Born in Mozambique, based in Lisbon,Yen Sung, sometimes referenced as Portugal’s First Lady of Dance Music, is a female DJ, vocalist and electronic music producer of Portuguese, African and Chinese descent. For three decades, Yen Sung has been at the center of Lisbon's club scene as a longstanding resident House music DJ at club Frágil and its successor Luxfrágil, where she has also hosted her own "Chocolate City" Hip hop, R & B, Soul and funk events. She has released a handful of singles. One of them, entitled "Do You", was released by Atlantic Jaxx records founded by British electronic music duo Basement Jaxx.

In 2023, she made her first DJing appearance in New York City and weeks later played New Year's Eve at Berghain's prestigious Panorama Bar in Berlin, opening for world renowned German DJ/producer Boris Brejcha.

==Early Life and Influences==
Yen Yung was born in 1970 in Beira, Mozambique, to parents of Portuguese, African and Chinese backgrounds. Fleeing the Mozambican Civil War that followed the end of Portuguese rule, she and her family moved to Lisbon in 1977.
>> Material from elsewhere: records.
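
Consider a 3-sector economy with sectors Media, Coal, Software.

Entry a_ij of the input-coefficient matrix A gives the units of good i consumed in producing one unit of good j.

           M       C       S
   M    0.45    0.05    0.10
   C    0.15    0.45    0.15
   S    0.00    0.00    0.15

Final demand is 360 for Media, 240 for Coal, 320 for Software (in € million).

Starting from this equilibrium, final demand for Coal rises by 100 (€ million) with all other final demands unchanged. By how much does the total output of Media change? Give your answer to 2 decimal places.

I − A =
  [   0.55    -0.05    -0.10]
  [  -0.15     0.55    -0.15]
  [   0.00     0.00     0.85]
Cofactors of I−A, C_ij = (−1)^(i+j)·(minor ij) (rows/columns in the sector order above):
  C_11 = (0.55)(0.85) − (-0.15)(0.00) = 0.4675
  C_12 = −[(-0.15)(0.85) − (-0.15)(0.00)] = 0.1275
  C_13 = (-0.15)(0.00) − (0.55)(0.00) = 0.0000
  C_21 = −[(-0.05)(0.85) − (-0.10)(0.00)] = 0.0425
  C_22 = (0.55)(0.85) − (-0.10)(0.00) = 0.4675
  C_23 = −[(0.55)(0.00) − (-0.05)(0.00)] = 0.0000
  C_31 = (-0.05)(-0.15) − (-0.10)(0.55) = 0.0625
  C_32 = −[(0.55)(-0.15) − (-0.10)(-0.15)] = 0.0975
  C_33 = (0.55)(0.55) − (-0.05)(-0.15) = 0.2950
det(I−A) = Σ_j (I−A)_1j·C_1j = (0.55)(0.4675) + (-0.05)(0.1275) + (-0.10)(0.0000) = 0.25075
adj(I−A) = Cᵀ =
  [ 0.4675   0.0425   0.0625]
  [ 0.1275   0.4675   0.0975]
  [ 0.0000   0.0000   0.2950]
(I − A)⁻¹ = adj(I−A) / det(I−A) ≈
  [   1.8644     0.1695     0.2493]
  [   0.5085     1.8644     0.3888]
  [   0.0000     0.0000     1.1765]
Δx = (I − A)⁻¹ Δd with Δd having +100 in the Coal component and 0 elsewhere.
So Δx_M = L_MC · (+100), where L_MC = adj(I−A)_MC / det(I−A) = 0.0425 / 0.25075.
Δx_M = 0.0425 × (+100) / 0.25075 = 4.25 / 0.25075 ≈ 16.95.

Δx_M = 16.95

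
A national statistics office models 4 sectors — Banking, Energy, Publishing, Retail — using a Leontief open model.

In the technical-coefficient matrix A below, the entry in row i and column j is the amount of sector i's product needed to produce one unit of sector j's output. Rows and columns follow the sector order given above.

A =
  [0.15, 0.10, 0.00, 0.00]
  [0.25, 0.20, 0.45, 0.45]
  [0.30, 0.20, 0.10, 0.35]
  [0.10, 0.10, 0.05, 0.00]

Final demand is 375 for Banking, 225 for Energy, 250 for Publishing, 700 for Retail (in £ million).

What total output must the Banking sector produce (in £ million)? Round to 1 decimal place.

x_B = 649.3

I − A =
  [   0.85    -0.10     0.00     0.00]
  [  -0.25     0.80    -0.45    -0.45]
  [  -0.30    -0.20     0.90    -0.35]
  [  -0.10    -0.10    -0.05     1.00]
Compute the cofactors C_ij = (−1)^(i+j)·(3×3 minor ij) of I−A; the adjugate is their transpose:
adj(I−A) = Cᵀ =
  [ 0.555250   0.088250   0.047250   0.056250]
  [ 0.418625   0.750125   0.401625   0.478125]
  [ 0.322250   0.233250   0.612250   0.319250]
  [ 0.113500   0.095500   0.075500   0.499500]
det(I−A) = Σ_j (I−A)_1j·C_1j = (0.85)(0.555250) + (-0.10)(0.418625) + (0.00)(0.322250) + (0.00)(0.113500) = 0.4301
(I − A)⁻¹ = adj(I−A) / det(I−A) ≈
  [   1.2910     0.2052     0.1099     0.1308]
  [   0.9733     1.7441     0.9338     1.1117]
  [   0.7492     0.5423     1.4235     0.7423]
  [   0.2639     0.2220     0.1755     1.1614]
x = (I − A)⁻¹ d = adj(I−A)·d / det(I−A), with det(I−A) = 0.4301:
  x_B = (0.555250·375 + 0.088250·225 + 0.047250·250 + 0.056250·700) / 0.4301 = 279.2625 / 0.4301 ≈ 649.3
  x_E = (0.418625·375 + 0.750125·225 + 0.401625·250 + 0.478125·700) / 0.4301 = 760.85625 / 0.4301 ≈ 1769.0
  x_P = (0.322250·375 + 0.233250·225 + 0.612250·250 + 0.319250·700) / 0.4301 = 549.8625 / 0.4301 ≈ 1278.5
  x_R = (0.113500·375 + 0.095500·225 + 0.075500·250 + 0.499500·700) / 0.4301 = 432.575 / 0.4301 ≈ 1005.8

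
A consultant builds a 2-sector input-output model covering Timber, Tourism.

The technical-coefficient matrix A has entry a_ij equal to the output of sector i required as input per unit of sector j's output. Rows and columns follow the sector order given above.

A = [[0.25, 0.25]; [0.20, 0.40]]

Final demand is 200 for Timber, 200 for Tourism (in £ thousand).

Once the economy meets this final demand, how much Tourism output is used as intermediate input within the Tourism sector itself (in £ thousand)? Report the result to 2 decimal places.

z_22 = 190.00

I − A =
  [   0.75    -0.25]
  [  -0.20     0.60]
det(I−A) = (0.75)(0.60) − (-0.25)(-0.20) = 0.4000
adj(I−A) = [[0.60, 0.25], [0.20, 0.75]]
(I − A)⁻¹ = adj(I−A) / det(I−A) ≈
  [   1.5000     0.6250]
  [   0.5000     1.8750]
First solve x = (I − A)⁻¹ d = adj(I−A)·d / det(I−A); in particular x_2 = (0.20·200 + 0.75·200) / 0.4000 = 190.00 / 0.4000 = 475.0000.
Intermediate flow from 2 to 2: z_22 = a_22 · x_2 = 0.40 × 190.00 / 0.4000 = 76.00 / 0.4000 = 190.00.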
Yen Sung grew up listening to her father's record collection, a mix of performers like Shirley Bassey, Marvin Gaye, Gilberto Gil and African artists like Bonga. Later as a teenager she developed a taste for dancing and clubbing at afternoon parties in the Lisbon, listening to pop, soul and African music like Kizomba and Funaná.

==Career Beginnings==
In 1992, after asking for a job in the coatroom of Lisbon's most notorious nightclub, Frágil. Club owner, Manuel Reis, instead offered Yen Sung a job as a DJ. She had very little experience, but with a few practice sessions, her residency had essentially already begun.

Yen was not only the first female career DJ in Portugal, she was also the first Portuguese hip hop DJ (male of female). It began when another boss at Frágil, suggested she do an Acid jazz night. "Why do acid jazz? Everywhere is playing that." Yen told him, "I think we should do a hip hop night.", but he declined.

She then partnered with rapper-poet Ithaka Darin Pappas (So Get Up, Escape From the City of Angels) and the two began approaching dive bars in the then dilapidated Cais do Sodré area to do hip hop events. One of them, called Viking, accepted. Ithaka, a Californian living in Portugal, was the doorman/promotor and Yen Sung was the DJ. Audiences grew and parties soon had to be moved to a warehouse in the Santos district on the docks of the Tagus River, where Yen would also play instrumental tracks to include an Open mic session for upstart MCs.

In 1993, Yen Sung as a vocalist/DJ co-founded the early Hip-hop tuga project Da Weasel along with Angolan-born rapper Carlão. She left the project in 1997 to concentrate on DJing full-time.

==Film Appearance==
In 2025, Sung appeared in the award-winning documentary film Paraíso about the origins of Electronic music and rave culture in Portugal. The project was directed by Daniel Mota and produced by João Evredosa and Maria Guedes and also features Danny Tenaglia, DJ Vibe, Rui da Silva and other well known djs and industry insiders. It premiered at the IndieLisboa film festival in Portugal on May 4th 2025 and showed in theaters around the country.

==Releases==
- 2002 Yen Sung “Do You” (Atlantic Jaxx/Basement Jaxx) .
- 2021 “Still” Yen Sung & Photonz (Alphabet Street)
- 2022 “A Temperança” Yen Sung & Photonz (Alphabet Street)

==In Popular Culture==
In 2024, Portuguese painter Panmela Castro created a large scale oil portrait of Yen Sung that was included in her solo showing at Lisbon's Galeria Francisco Fino.